While in Boston, in 1962, Thurman arranged for the sculptor Meta Warrick Fuller to create a commissioned "freedom plaque" for Livingstone College, of Salisbury, North Carolina. Bailey was an invited speaker at Livingstone in 1963 and at that time, in honor of United Nations Day, she donated a collection of dolls representing the member nations to the college. As far back as the 1930s, Thurman had collected ethnic dolls and given them to universities to promote understanding of cultural differences. In 1967, Livingstone awarded her with an honorary doctorate.

==San Francisco return==
Howard Thurman took retirement from Boston University in 1965 and the couple moved back to San Francisco. Thurman continued to pursue historic preservation. She worked with the San Francisco Public Library in 1969 to develop resources for black history of the American West. In the 1970s, the couple took a trip to the Pacific basin. They also collaborated with former communist activist Carl Vedro in managing the traveling "Freedom Now" mural by Robert Witt Ames, now housed at the DuSable Black History Museum. In 1979 she was honored with a Centennial Award at Spelman College, sharing the recognition with UNESCO director Herschelle Sullivan Challenor.

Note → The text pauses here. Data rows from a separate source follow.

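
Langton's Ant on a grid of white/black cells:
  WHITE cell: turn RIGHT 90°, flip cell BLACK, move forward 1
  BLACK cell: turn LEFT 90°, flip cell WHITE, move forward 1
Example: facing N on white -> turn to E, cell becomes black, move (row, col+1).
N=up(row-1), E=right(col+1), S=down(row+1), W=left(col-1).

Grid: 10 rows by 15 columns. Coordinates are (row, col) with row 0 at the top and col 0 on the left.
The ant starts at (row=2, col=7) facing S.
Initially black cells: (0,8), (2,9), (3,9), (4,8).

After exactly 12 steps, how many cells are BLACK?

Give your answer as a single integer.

Step 1: on WHITE (2,7): turn R to W, flip to black, move to (2,6). |black|=5
Step 2: on WHITE (2,6): turn R to N, flip to black, move to (1,6). |black|=6
Step 3: on WHITE (1,6): turn R to E, flip to black, move to (1,7). |black|=7
Step 4: on WHITE (1,7): turn R to S, flip to black, move to (2,7). |black|=8
Step 5: on BLACK (2,7): turn L to E, flip to white, move to (2,8). |black|=7
Step 6: on WHITE (2,8): turn R to S, flip to black, move to (3,8). |black|=8
Step 7: on WHITE (3,8): turn R to W, flip to black, move to (3,7). |black|=9
Step 8: on WHITE (3,7): turn R to N, flip to black, move to (2,7). |black|=10
Step 9: on WHITE (2,7): turn R to E, flip to black, move to (2,8). |black|=11
Step 10: on BLACK (2,8): turn L to N, flip to white, move to (1,8). |black|=10
Step 11: on WHITE (1,8): turn R to E, flip to black, move to (1,9). |black|=11
Step 12: on WHITE (1,9): turn R to S, flip to black, move to (2,9). |black|=12

Answer: 12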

After her husband's death, in 1981, Thurman took over the management of the Howard Thurman Educational Trust, which funded research for literary, religious and scientific purposes, endowed scholarships for black students and assisted charitable projects. Thurman was the mother of Anne Spencer Thurman and stepmother to Olive Thurman, her husband's daughter with his first wife. Olive was the first wife of actor Victor Wong.

Thurman died on Christmas Day, 1996, at the San Francisco Zen Buddhist Hospice Center.

==Legacy==
After her death in 1996, she and Howard's vast archives were donated per their wishes to numerous universities. The largest collection of their documents is housed at Boston University. There are additional collections of their writings and works at Oberlin, Emory University and several other institutions like the National Council of Negro Women's archives in Washington, D.C and libraries in Arkansas named for her mother, Mrs. Susie Ford Bailey. The collection at Emory University includes the correspondence between the Thurmans and Mrs. Bailey, their personal libraries, and nearly one thousand photographs.